Tuesday, March 13, 2012

coming back home...

there are so many people that are searching...searching for love...searching for happiness...searching for answers...just searching...when it is all found at the feet of Jesus...

have you been wandering through life looking for answers? do you long to return to the Father after being far away but hesitate...wondering what it will cost?

when coming "back home" we often have the same mentality as the prodigal son in luke 15:18-19, "'Father, i have sinned against heaven and before you. i am no longer worthy to be called your son. treat me as one of your hired servants...'" feeling worn down and unworthy...we return to our Heavenly Father thinking we have to work like hired servants to earn our place...

after many years...i discovered that forgiveness and salvation aren't chores for us to labor over...they are tremendous free gifts from an amazing God! how incredibly liberating to know that Jesus offers these to any and all who believe on His name...

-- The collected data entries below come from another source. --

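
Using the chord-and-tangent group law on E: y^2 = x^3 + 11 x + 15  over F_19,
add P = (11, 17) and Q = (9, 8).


P != Q, so use the chord formula.
s = (y2 - y1) / (x2 - x1) = (10) / (17) mod 19 = 14
x3 = s^2 - x1 - x2 mod 19 = 14^2 - 11 - 9 = 5
y3 = s (x1 - x3) - y1 mod 19 = 14 * (11 - 5) - 17 = 10

P + Q = (5, 10)


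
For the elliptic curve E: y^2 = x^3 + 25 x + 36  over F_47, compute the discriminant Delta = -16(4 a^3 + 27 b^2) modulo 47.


4 a^3 + 27 b^2 = 4*25^3 + 27*36^2 = 62500 + 34992 = 97492
Delta = -16 * (97492) = -1559872
Delta mod 47 = 11

Delta = 11 (mod 47)


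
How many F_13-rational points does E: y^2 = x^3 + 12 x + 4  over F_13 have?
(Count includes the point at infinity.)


For each x in F_13, count y with y^2 = x^3 + 12 x + 4 mod 13:
  x = 0: RHS = 4, y in [2, 11]  -> 2 point(s)
  x = 1: RHS = 4, y in [2, 11]  -> 2 point(s)
  x = 2: RHS = 10, y in [6, 7]  -> 2 point(s)
  x = 4: RHS = 12, y in [5, 8]  -> 2 point(s)
  x = 8: RHS = 1, y in [1, 12]  -> 2 point(s)
  x = 9: RHS = 9, y in [3, 10]  -> 2 point(s)
  x = 12: RHS = 4, y in [2, 11]  -> 2 point(s)
Affine points: 14. Add the point at infinity: total = 15.

#E(F_13) = 15


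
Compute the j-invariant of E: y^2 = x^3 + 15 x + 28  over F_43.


Delta = -16(4 a^3 + 27 b^2) mod 43 = 12
-1728 * (4 a)^3 = -1728 * (4*15)^3 mod 43 = 41
j = 41 * 12^(-1) mod 43 = 7

j = 7 (mod 43)


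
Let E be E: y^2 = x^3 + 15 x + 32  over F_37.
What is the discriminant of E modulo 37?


4 a^3 + 27 b^2 = 4*15^3 + 27*32^2 = 13500 + 27648 = 41148
Delta = -16 * (41148) = -658368
Delta mod 37 = 10

Delta = 10 (mod 37)


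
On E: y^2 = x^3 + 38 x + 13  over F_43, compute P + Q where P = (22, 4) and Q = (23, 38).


P != Q, so use the chord formula.
s = (y2 - y1) / (x2 - x1) = (34) / (1) mod 43 = 34
x3 = s^2 - x1 - x2 mod 43 = 34^2 - 22 - 23 = 36
y3 = s (x1 - x3) - y1 mod 43 = 34 * (22 - 36) - 4 = 36

P + Q = (36, 36)


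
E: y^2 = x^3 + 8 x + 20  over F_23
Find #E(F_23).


For each x in F_23, count y with y^2 = x^3 + 8 x + 20 mod 23:
  x = 1: RHS = 6, y in [11, 12]  -> 2 point(s)
  x = 3: RHS = 2, y in [5, 18]  -> 2 point(s)
  x = 4: RHS = 1, y in [1, 22]  -> 2 point(s)
  x = 5: RHS = 1, y in [1, 22]  -> 2 point(s)
  x = 6: RHS = 8, y in [10, 13]  -> 2 point(s)
  x = 9: RHS = 16, y in [4, 19]  -> 2 point(s)
  x = 11: RHS = 13, y in [6, 17]  -> 2 point(s)
  x = 12: RHS = 4, y in [2, 21]  -> 2 point(s)
  x = 14: RHS = 1, y in [1, 22]  -> 2 point(s)
  x = 16: RHS = 12, y in [9, 14]  -> 2 point(s)
  x = 17: RHS = 9, y in [3, 20]  -> 2 point(s)
  x = 18: RHS = 16, y in [4, 19]  -> 2 point(s)
  x = 19: RHS = 16, y in [4, 19]  -> 2 point(s)
Affine points: 26. Add the point at infinity: total = 27.

#E(F_23) = 27


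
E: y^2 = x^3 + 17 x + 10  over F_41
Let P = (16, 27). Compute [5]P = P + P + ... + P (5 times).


k = 5 = 101_2 (binary, LSB first: 101)
Double-and-add from P = (16, 27):
  bit 0 = 1: acc = O + (16, 27) = (16, 27)
  bit 1 = 0: acc unchanged = (16, 27)
  bit 2 = 1: acc = (16, 27) + (27, 12) = (29, 28)

5P = (29, 28)


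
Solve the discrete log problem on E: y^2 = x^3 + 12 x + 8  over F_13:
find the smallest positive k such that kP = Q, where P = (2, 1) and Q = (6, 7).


Enumerate multiples of P until we hit Q = (6, 7):
  1P = (2, 1)
  2P = (10, 7)
  3P = (4, 4)
  4P = (6, 6)
  5P = (9, 0)
  6P = (6, 7)
Match found at i = 6.

k = 6


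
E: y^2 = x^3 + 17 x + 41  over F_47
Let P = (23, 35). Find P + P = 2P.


Doubling: s = (3 x1^2 + a) / (2 y1)
s = (3*23^2 + 17) / (2*35) mod 47 = 35
x3 = s^2 - 2 x1 mod 47 = 35^2 - 2*23 = 4
y3 = s (x1 - x3) - y1 mod 47 = 35 * (23 - 4) - 35 = 19

2P = (4, 19)


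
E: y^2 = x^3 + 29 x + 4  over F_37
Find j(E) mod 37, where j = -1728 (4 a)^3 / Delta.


Delta = -16(4 a^3 + 27 b^2) mod 37 = 30
-1728 * (4 a)^3 = -1728 * (4*29)^3 mod 37 = 6
j = 6 * 30^(-1) mod 37 = 15

j = 15 (mod 37)


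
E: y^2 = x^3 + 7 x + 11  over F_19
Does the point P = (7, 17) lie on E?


Check whether y^2 = x^3 + 7 x + 11 (mod 19) for (x, y) = (7, 17).
LHS: y^2 = 17^2 mod 19 = 4
RHS: x^3 + 7 x + 11 = 7^3 + 7*7 + 11 mod 19 = 4
LHS = RHS

Yes, on the curve


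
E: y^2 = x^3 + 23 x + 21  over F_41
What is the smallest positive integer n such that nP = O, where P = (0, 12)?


Compute successive multiples of P until we hit O:
  1P = (0, 12)
  2P = (39, 7)
  3P = (39, 34)
  4P = (0, 29)
  5P = O

ord(P) = 5


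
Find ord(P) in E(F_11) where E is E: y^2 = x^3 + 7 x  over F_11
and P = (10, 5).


Compute successive multiples of P until we hit O:
  1P = (10, 5)
  2P = (3, 2)
  3P = (2, 0)
  4P = (3, 9)
  5P = (10, 6)
  6P = O

ord(P) = 6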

Jesus says it simply..."come to me..." period...it really isn't any more complicated than that...He loves you...He loves me...He has been waiting for you and He welcomes you with open arms...we don't have to work for forgiveness...God's heart for us is the same as the prodigal son's father in luke 15:20. "so he [the prodigal son] got up and went to his father. but while he was still a long way off, his father saw him and was filled with compassion for him; he ran to his son, threw his arms around him and kissed him"

when you allow Jesus to walk through the doors of your heart, no pleading is necessary, only faith that His salvation and grace are your gifts...

Monday, March 12, 2012

patrick henry hughes...

love stories like this...i could listen to them over and over and over again...when you think things are tough...the truth is...many would take your "tough day" over theirs...any day...

not to make light of those that are suffering today...or barely able to have hope...but hopefully...stories like this will encourage you...to take that step...and keep moving...

Friday, March 9, 2012

tis the little things...

no? like that extra hour sleep i'm going to get this weekend... =)

don't forget! we "spring forward" one hour this weekend...

enjoy the extra hour...but even more...enjoy the weekend!

UPDATE: what am i thinking? i lose an hour of sleep... =/ but...it also means my days will be lighter...later...which is a great trade-off...no?